Germania

Le parole di Anna Frank sono la migliore risposta al delirio antisemita

Francesco M. Cataluccio

Fotomontaggi e nomi di asili da rimodernare: l'Europa alle prese con l'odio verso gli ebrei

Alle medie, in una scuola prefabbricata sulle prime colline di Firenze, avevamo un compagno di classe, Corrado, intelligente e parecchio fascista, per tradizioni famigliari. Giocavamo nella stessa squadra di rugby: quelle mischie e botte erano le uniche occasioni nelle quali evitava di sbandierare le sue idee. Quando la professoressa d’Italiano iniziò a farci leggere in classe il Diario (Il retrocasa, 1947) di Anna Frank, lui dette in escandescenze: sbuffava e sbadigliava rumorosamente, teneva ostentatamente il libro chiuso con sopra appoggiato il suo capo capelli a spazzola. Giunse poi il momento che toccò a lui leggere a voce alta. In classe si fece un silenzio innaturale. E Corrado lesse tranquillamente, con voce forte e chiara. Ma quando finì la lezione, e la professoressa uscì di classe, ebbe uno scatto di nervi: divenne rosso in volto e, scagliando lontano il libro, grido frasi volgari contro la ragazzina autrice del libro. Lo prendemmo a spintoni e lo costringemmo a raccattare il libro. Un libro che ho amato e del quale mi sono ricordato in uno strano cortocircuito quando a Sils Maria, in Engadina, visitai la casa-museo dove Friedrich Nietzsche trascorse i mesi estivi tra il 1881 e il 1888. Tra le tante foto appese alle pareti ce n’è una della famiglia francofortese dei Frank: si vedono i grandi occhioni di Anna bambina, portata dal padre Otto a visitare la casa del grande filosofo, anche se piuttosto antisemita. Allora non avrebbero mai immaginato cosa sarebbe accaduto qualche anno dopo: dover tragicamente scoprire di essere ebrei in quanto perseguitati come ebrei. Costretti a nascondersi ad Amsterdam, vennero arrestati nell’agosto del 1944 e nel settembre deportati ad Auschwitz. L’ormai sedicenne Anna morirà di tifo a Bergen-Belsen, nel febbraio o marzo del  1945.

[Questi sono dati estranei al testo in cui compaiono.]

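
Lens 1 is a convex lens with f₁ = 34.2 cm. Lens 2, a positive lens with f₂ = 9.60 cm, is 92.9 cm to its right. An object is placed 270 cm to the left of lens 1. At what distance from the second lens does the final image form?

11.7 cm

Lens 1: 1/d_i1 = 1/f₁ − 1/d_o1 = 1/(34.2) − 1/(270) = 0.02554, so d_i1 = 39.16 cm.
The intermediate image is 39.16 cm to the right of lens 1, which is 92.9 − (39.16) = 53.74 cm to the left of lens 2, so d_o2 = +53.74 cm.
Lens 2: 1/d_i2 = 1/f₂ − 1/d_o2 = 1/(9.60) − 1/(53.74) = 0.08556, so d_i2 = 11.7 cm.
The final image is real, 11.7 cm to the right of lens 2 (overall magnification ≈ 0.032).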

Nelle scorse settimane, una delle cose che faceva più male nelle manifestazioni pro palestinesi, al di là degli orrendi slogan antiebraici, erano i cartelloni con la foto di Anna Frank, in un fotomontaggio con la kefiah attorno al collo, per simboleggiare vergognosamente che ora le vittime sarebbero loro come allora fu lei. Un delirio antisemita emerso anche l’altro giorno quando l’amministrazione dell’asilo “Anne Frank” di Tangerhütte, in Sassonia-Anhalt, ha annunciato che il nido vorrebbe cambiare nome. La direttrice, Linda Schichor,  ha spiegato alla Volksstimme che “il nome ‘Anne Frank’ sarebbe inadatto e difficile da comunicare ai bambini”. Per fortuna il Welt, citando il presidente del consiglio comunale, Werner Jacob (Cdu), riferisce che tutti i capigruppo dei partiti che vi siedono starebbero preparando un documento per rifiutare la ridenominazione dell’asilo. Il documento è stato presentato ieri al sindaco senza partito Andreas Brohm: “I gruppi parlamentari del consiglio comunale di Tangerhütte chiedono al sindaco di respingere chiaramente questa ridenominazione”. Il documento dice che quella infausta decisione è causata dalla “dimenticanza della storia da parte dei responsabili dell’asilo”. Di fronte a tutto ciò, e a molto altro al quale si è assistito in questo mese, prende lo sconforto. Ma proprio Anna ha scritto: “È un gran miracolo che io non abbia rinunciato a tutte le mie speranze perché esse sembrano assurde e inattuabili. Le conservo ancora, nonostante tutto, perché continuo a credere nell’intima bontà dell’uomo che può sempre emergere…”.